Re: The first five minutes ... a thought experiment (long) from James Fuller on 2014-02-20 (xproc-dev@w3.org from February 2014)

From: James Fuller <james.fuller.2007@gmail.com>
Date: Thu, 20 Feb 2014 12:31:57 +0100
To: Alex Milowski <alex@milowski.com>
Cc: XProc Dev <xproc-dev@w3.org>
Message-ID: <CADsXk-Z5PkEc--mNLDCr8vA-Z0NjTh2k6yFZ49bKb3+Z64-xQw@mail.gmail.com>

Hello Alex,

oh sure, I (personally) agree that the document boundary is needed ... but
that does not necc imply there is nothing we can do to make life easier in
this scenario.

Also the requirements doc not saying item()* does not mean we cannot
discuss at WG level ... IMHO discussion is still open on all requirements
and perhaps at next telcon I will flesh out an approach (or not) ... at
this stage we should listen to the community, tell them our timeline and be
careful to balance off what is most important with available resource/time.

I would put to the list, between the 2 options ... non xml docs or atomic
xdm values, which is more important ? I hope people will agree that non xml
docs are more important right now (esp if we can facilitate making life
easier in other scenarios) ... but now is the time for people to speak up.

thx, J




On Thu, Feb 20, 2014 at 12:10 PM, Alex Milowski <alex@milowski.com> wrote:

> On Tue, Feb 18, 2014 at 11:46 AM, James Fuller <jim@webcomposite.com>
> wrote:
>
> >
> > Documents flowing through a pipeline is a fundamental concept in xproc
> > eg. data flowing through pipe whose connections to steps are defined
> > by bindings.

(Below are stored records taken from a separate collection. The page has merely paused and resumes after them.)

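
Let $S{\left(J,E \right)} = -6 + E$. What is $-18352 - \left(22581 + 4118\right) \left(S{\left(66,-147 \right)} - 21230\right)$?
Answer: $570886365$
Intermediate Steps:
$-18352 - \left(22581 + 4118\right) \left(S{\left(66,-147 \right)} - 21230\right) = -18352 - \left(22581 + 4118\right) \left(\left(-6 - 147\right) - 21230\right) = -18352 - 26699 \left(-153 - 21230\right) = -18352 - 26699 \left(-21383\right) = -18352 - -570904717 = -18352 + 570904717 = 570886365$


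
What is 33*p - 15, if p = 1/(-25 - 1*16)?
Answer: -648/41 ≈ -15.805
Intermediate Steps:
p = -1/41 (p = 1/(-25 - 16) = 1/(-41) = -1/41 ≈ -0.024390)
33*p - 15 = 33*(-1/41) - 15 = -33/41 - 15 = -648/41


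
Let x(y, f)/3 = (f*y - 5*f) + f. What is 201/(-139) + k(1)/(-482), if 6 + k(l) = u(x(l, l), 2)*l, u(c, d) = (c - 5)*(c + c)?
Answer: -65538/33499 ≈ -1.9564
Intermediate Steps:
x(y, f) = -12*f + 3*f*y (x(y, f) = 3*((f*y - 5*f) + f) = 3*((-5*f + f*y) + f) = 3*(-4*f + f*y) = -12*f + 3*f*y)
u(c, d) = 2*c*(-5 + c) (u(c, d) = (-5 + c)*(2*c) = 2*c*(-5 + c))
k(l) = -6 + 6*l²*(-5 + 3*l*(-4 + l))*(-4 + l) (k(l) = -6 + (2*(3*l*(-4 + l))*(-5 + 3*l*(-4 + l)))*l = -6 + (6*l*(-5 + 3*l*(-4 + l))*(-4 + l))*l = -6 + 6*l²*(-5 + 3*l*(-4 + l))*(-4 + l))
201/(-139) + k(1)/(-482) = 201/(-139) + (-6 + 6*1²*(-5 + 3*1*(-4 + 1))*(-4 + 1))/(-482) = 201*(-1/139) + (-6 + 6*1*(-5 + 3*1*(-3))*(-3))*(-1/482) = -201/139 + (-6 + 6*1*(-5 - 9)*(-3))*(-1/482) = -201/139 + (-6 + 6*1*(-14)*(-3))*(-1/482) = -201/139 + (-6 + 252)*(-1/482) = -201/139 + 246*(-1/482) = -201/139 - 123/241 = -65538/33499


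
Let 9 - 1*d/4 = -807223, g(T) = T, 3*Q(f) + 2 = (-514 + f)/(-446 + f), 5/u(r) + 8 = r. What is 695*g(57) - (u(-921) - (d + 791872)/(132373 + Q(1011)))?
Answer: 196755508475540/4962886149 ≈ 39645.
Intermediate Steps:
u(r) = 5/(-8 + r)
Q(f) = -2/3 + (-514 + f)/(3*(-446 + f)) (Q(f) = -2/3 + ((-514 + f)/(-446 + f))/3 = -2/3 + (-514 + f)/(3*(-446 + f)))
d = 3228928 (d = 36 - 4*(-807223) = 36 + 3228892 = 3228928)
695*g(57) - (u(-921) - (d + 791872)/(132373 + Q(1011))) = 695*57 - (5/(-8 - 921) - (3228928 + 791872)/(132373 + (378 - 1*1011)/(3*(-446 + 1011)))) = 39615 - (5/(-929) - 4020800/(132373 + (1/3)*(378 - 1011)/565)) = 39615 - (5*(-1/929) - 4020800/(132373 + (1/3)*(1/565)*(-633))) = 39615 - (-5/929 - 4020800/(132373 - 211/565)) = 39615 - (-5/929 - 4020800/74790534/565) = 39615 - (-5/929 - 4020800*565/74790534) = 39615 - (-5/929 - 1*162268000/5342181) = 39615 - (-5/929 - 162268000/5342181) = 39615 - 1*(-150773682905/4962886149) = 39615 + 150773682905/4962886149 = 196755508475540/4962886149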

This is classic data flow language, though the decision
> > in v1 was to only allow XML documents flow through.
> >
> > In XProc vnext we are considering allowing item()* with non xml
> > documents flowing through pipes, which would address your requirement
> > (I think)
> >
>
> The requirement, as stated is:
>
> "Experience has shown that real-world pipelines often involve non-XML
> documents. Several workarounds have been invented for special cases.
> The limitation that V1.0 can only pass XML between steps makes some
> pipelines difficult, if not impossible, to write.
>
> Providing the ability to allow non-XML documents to flow between steps
> opens up the possibility of writing simple pipelines to work with
> images, JSON, Turtle, EPUB, etc."
>
> It isn't saying "item()*" because those things do not currently have
> representations in the XDM.  While we could extend the XDM to handle
> these items, I think that would be difficult to justify and certainly
> a large task to get right.
>
> I'm inclined to just say "they are documents with metadata" and let
> implementors do the right thing.  This allows for use cases like
> processing large video files with XProc where the binary is a
> reference to a stream handle that steps process using streaming.  This
> allows the application of language technology to the audio tracks for
> automatic captioning or other video annotations.
>
> You can't do that with an XDM value right now as the model is
> typically requires the whole value to be represented.  There are
> certainly ways to specify such things without requiring complete
> instantiation but that will require a sufficient amount of time to get
> correct.  The result would be either we'd get it wrong it XProc V2
> would take far too long.  We are also not the WG in charge of the XDM.
>
> As such, I'd rather that non-XML documents become a bit more abstract
> to allow implementors to do whatever is necessary to meet the
> requirements we set forth in the specification. Whether an
> implementation can handle large binaries will just be a feature or
> quality of implementation question.
>
>
> [1] http://www.w3.org/TR/xproc-v2-req/#non-xml-documents
>
> --
> --Alex Milowski
> "The excellence of grammar as a guide is proportional to the paucity of the
> inflexions, i.e. to the degree of analysis effected by the language
> considered."
>
> Bertrand Russell in a footnote of Principles of Mathematics
>
>

Received on Thursday, 20 February 2014 11:32:24 UTC